Qu’est ce qu’un cellulogramme ?

Chaque cellulogramme est réalisé par des enfants de 8 à 17 ans sur un thème choisi avec un téléphone portable ou une tablette.

Ce concept pédagogique a été créé par Philippe Troyon - Cinéaste, responsable de l’éducation à l’image à Périphérie [Centre de Création Cinématographique]. La mise en oeuvre a été conçue avec Ariane Dreyfus, écrivaine, Julien Pornet, chef-monteur, Antoine Vaton, réalisateur.

Il a été développé avec le concours de France 5 TV [Curiosphère], Striana Production, Imaginem et avec le soutien du Conseil Général de la Seine-Saint-Denis. Il a concerné plus de trois cent élèves, une trentaine d’enseignants, plusieurs écoles primaires, collèges et lycées de la Seine-Saint-Denis.

Les travaux des élèves ont pu être exposés à Paris, au Centre Georges Pompidou, au Forum des Images, lors de deux éditions du festival Pocket Films. Aujourd’hui, cette approche innovante de l’image par les nouvelles technologies au sein de l’école, permet aux enseignants et aux élèves de partager l’histoire du cinéma, de la photographie, de la peinture, d’écrire de la poésie et de réfléchir autour de concepts philosophiques.

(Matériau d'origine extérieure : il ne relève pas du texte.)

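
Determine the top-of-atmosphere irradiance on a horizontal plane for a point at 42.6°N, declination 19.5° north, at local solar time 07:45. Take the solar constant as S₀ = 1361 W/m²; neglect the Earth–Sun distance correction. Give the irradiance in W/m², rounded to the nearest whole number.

Hour angle H = 15° × (7.75 − 12) = -63.75°.
cos θ_z = sin(42.6°) sin(19.5°) + cos(42.6°) cos(19.5°) cos(-63.75°) = 0.2259 + 0.3069 = 0.5328.
Top-of-atmosphere irradiance = S₀ cos θ_z = 1361 × 0.5328 = 725.14 W/m².

725 W/m²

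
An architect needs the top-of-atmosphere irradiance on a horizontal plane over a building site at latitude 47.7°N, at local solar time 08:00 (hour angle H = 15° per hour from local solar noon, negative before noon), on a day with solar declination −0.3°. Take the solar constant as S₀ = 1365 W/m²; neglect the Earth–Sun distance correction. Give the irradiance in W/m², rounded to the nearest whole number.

454 W/m²

Hour angle H = 15° × (8 − 12) = -60.00°.
cos θ_z = sin(47.7°) sin(-0.3°) + cos(47.7°) cos(-0.3°) cos(-60.00°) = -0.0039 + 0.3365 = 0.3326.
Top-of-atmosphere irradiance = S₀ cos θ_z = 1365 × 0.3326 = 454.00 W/m².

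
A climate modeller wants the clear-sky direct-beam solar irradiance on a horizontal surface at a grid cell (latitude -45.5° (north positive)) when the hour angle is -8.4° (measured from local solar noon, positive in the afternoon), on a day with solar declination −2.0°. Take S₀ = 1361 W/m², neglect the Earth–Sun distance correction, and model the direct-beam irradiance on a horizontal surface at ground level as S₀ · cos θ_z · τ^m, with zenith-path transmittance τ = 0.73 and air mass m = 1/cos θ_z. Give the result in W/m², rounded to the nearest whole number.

cos θ_z = sin(-45.5°) sin(-2.0°) + cos(-45.5°) cos(-2.0°) cos(-8.40°) = 0.0249 + 0.6930 = 0.7179.
Air mass m = 1/cos θ_z = 1/0.7179 = 1.393; τ^m = 0.73^1.393 = 0.6451.
Surface direct beam = 1361 × 0.7179 × 0.6451 = 630.30 W/m².

630 W/m²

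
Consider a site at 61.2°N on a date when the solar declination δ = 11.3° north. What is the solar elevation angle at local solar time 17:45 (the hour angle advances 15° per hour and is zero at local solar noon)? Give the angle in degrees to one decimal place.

Hour angle H = 15° × (17.75 − 12) = 86.25°.
cos θ_z = sin(61.2°) sin(11.3°) + cos(61.2°) cos(11.3°) cos(86.25°) = 0.1717 + 0.0309 = 0.2026.
θ_z = arccos(0.2026) = 78.31°, so the elevation is 90° − 78.31° = 11.69°.

11.7°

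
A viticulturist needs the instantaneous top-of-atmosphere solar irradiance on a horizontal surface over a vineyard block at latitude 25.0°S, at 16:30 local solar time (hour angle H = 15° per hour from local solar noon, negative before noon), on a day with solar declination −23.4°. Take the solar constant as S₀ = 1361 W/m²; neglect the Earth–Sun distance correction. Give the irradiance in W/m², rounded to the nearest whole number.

Hour angle H = 15° × (16.5 − 12) = 67.50°.
With φ = -25.0°, δ = -23.4°, H = 67.50°: sin φ sin δ = 0.1678, cos φ cos δ cos H = 0.3183, so cos θ_z = 0.4861.
Top-of-atmosphere irradiance = S₀ cos θ_z = 1361 × 0.4861 = 661.58 W/m².

662 W/m²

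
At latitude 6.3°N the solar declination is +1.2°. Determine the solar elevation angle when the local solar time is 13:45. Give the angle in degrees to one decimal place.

Hour angle H = 15° × (13.75 − 12) = 26.25°.
cos θ_z = sin φ sin δ + cos φ cos δ cos H = (0.1097)(0.0209) + (0.9940)(0.9998)(0.8969) = 0.8936.
θ_z = arccos(0.8936) = 26.67°, so the elevation is 90° − 26.67° = 63.33°.

63.3°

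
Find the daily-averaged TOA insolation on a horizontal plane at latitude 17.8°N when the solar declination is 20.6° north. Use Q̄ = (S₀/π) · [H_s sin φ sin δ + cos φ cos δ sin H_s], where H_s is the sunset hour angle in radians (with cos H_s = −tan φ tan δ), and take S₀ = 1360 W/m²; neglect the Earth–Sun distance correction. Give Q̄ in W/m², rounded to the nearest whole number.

462 W/m²

−tan φ tan δ = −(0.3211)(0.3759) = -0.1207; H_s = arccos(-0.1207) = 96.93°. In radians, H_s = 1.6917.
H_s sin φ sin δ = 1.6917 × 0.3057 × 0.3518 = 0.1819.
cos φ cos δ sin H_s = 0.9521 × 0.9361 × 0.9927 = 0.8848.
Q̄ = (1360/π) × (0.1819 + 0.8848) = 432.90 × 1.0667 = 461.77 W/m².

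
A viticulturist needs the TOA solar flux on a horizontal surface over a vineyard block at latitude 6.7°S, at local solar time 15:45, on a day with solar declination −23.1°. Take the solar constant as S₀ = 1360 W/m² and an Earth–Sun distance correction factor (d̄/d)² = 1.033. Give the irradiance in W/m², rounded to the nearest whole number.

777 W/m²

Hour angle H = 15° × (15.75 − 12) = 56.25°.
With φ = -6.7°, δ = -23.1°, H = 56.25°: sin φ sin δ = 0.0458, cos φ cos δ cos H = 0.5075, so cos θ_z = 0.5533.
Top-of-atmosphere irradiance = S₀ (d̄/d)² cos θ_z = 1360 × 1.033 × 0.5533 = 777.32 W/m².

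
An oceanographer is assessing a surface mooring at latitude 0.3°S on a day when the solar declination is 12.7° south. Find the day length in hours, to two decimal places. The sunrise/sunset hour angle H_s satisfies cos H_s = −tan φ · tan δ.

12.01 hours

−tan φ tan δ = −(-0.0052)(-0.2254) = -0.0012; H_s = arccos(-0.0012) = 90.07°.
Day length = 2 H_s / 15° h⁻¹ = 180.14° / 15 = 12.009 h.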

C’est une écriture. Images, mots, pixels sont les fragments d’un langage nouveau, issus d’un usage, d’une envie ou une perte de mémoire. Les cellulogrammes sont des petits films en plan séquence d’une minute faits par des enfants de 8 à 17 ans sur un thème choisi. Comme toute image suscite ou provient d’un désir d’écriture, ces tableaux intimes deviennent une sorte de carnet de poèmes, une pédagogie de l’image.


"Les cellulogrammes et les travail des mots"
Ariane Dreyfus - Ecrivaine

Aller vers la poésie :

Mon premier désir, c’est de faire sentir aux enfants qu’ils pourront faire confiance aux mots, qu’il sera peut-être même plus facile d’écrire que de filmer : dites un seul mot, il contiendra une présence humaine (techniquement c’est ce qu’on appelle « connotations »). Alors que la présence dans un plan, ce n’est pas donné facilement, il faut vraiment la faire advenir. Et j’espère que les textes y contribueront.
Mais à condition qu’ils existent aussi pour eux, pas seulement pour ce qui est filmé.
Faire accepter aussi aux enfants que c’est de la poésie qu’ils écriront avec moi, ce qui à mon sens veut dire plus d’air, de liberté, d’ouverture, pour que le texte et l’image ne soient pas collés l’un à l’autre, ne s’étouffent pas l’un l’autre. Ainsi il y aura peut-être du narratif, mais pas forcément, ou pas complètement. Pas d’impératif de véracité non plus, contrairement à l’autobiographie, du moins dans sa forme canonique :on pourra inventer des souvenirs qui seront vrais par l’émotion qu’ils dégagent pour celui qui les reçoit, lequel sera autant celui qui écrit que celui qui lit.

Pour toutes ces raisons, l’exercice de « La chambre d’échos » imaginé par Hubert Haddad est encore une fois fabuleux. J’amène une valise de recueils, j’étale ceux-ci sur une table, chacun vient en choisir un. Mais dès qu’on a regagné sa place, il n’est plus permis d’ouvrir le livre. Il faut attendre pour cela son tour d’être désigné par un meneur de jeu, de venir face aux autres, d’ouvrir au hasard le livre pour lire ce sur quoi nos yeux tombent, entre un à quatre vers . Celui qui lit découvre donc autant que ceux qui entendent. C’est une activité qui convient à tous les âges, je le sais pour l’avoir testée, et qui est toujours assez magique. Pas de meilleur révélateur de ce que peuvent des mots en compagnie d’autres mots quand ils ont été aimés (où les mots sont-ils mieux aimés que dans un poème ?). C’est aussi toucher du doigt à quel point ce n’est pas la quantité, l’accumulation qui fera leur force, au contraire (j’ai besoin très tôt de faire admettre à ceux que je vais faire écrire que certains écriront peut-être peu, mais que cela n’a aucune importance : le peu est aussi un mode d’écriture, essentiel même en poésie contemporaine). Enfin, cet exercice permet d’introduire un rapport affectif entre chacun et l’écriture de poésie par le biais du volume choisi : il a vécu l’appréhension de « mal tomber », il découvre que non, ce n’est jamais décevant, et monte alors en lui une bouffée de reconnaissance pour ce livre-ci ( en général, revenu à sa place, il ne peut s’empêcher de le feuilleter) : ce ne sont pas seulement ceux à qui il a lu qui ont reçu quelque chose, à lui aussi on a fait un cadeau, et ce cadeau vient du livre.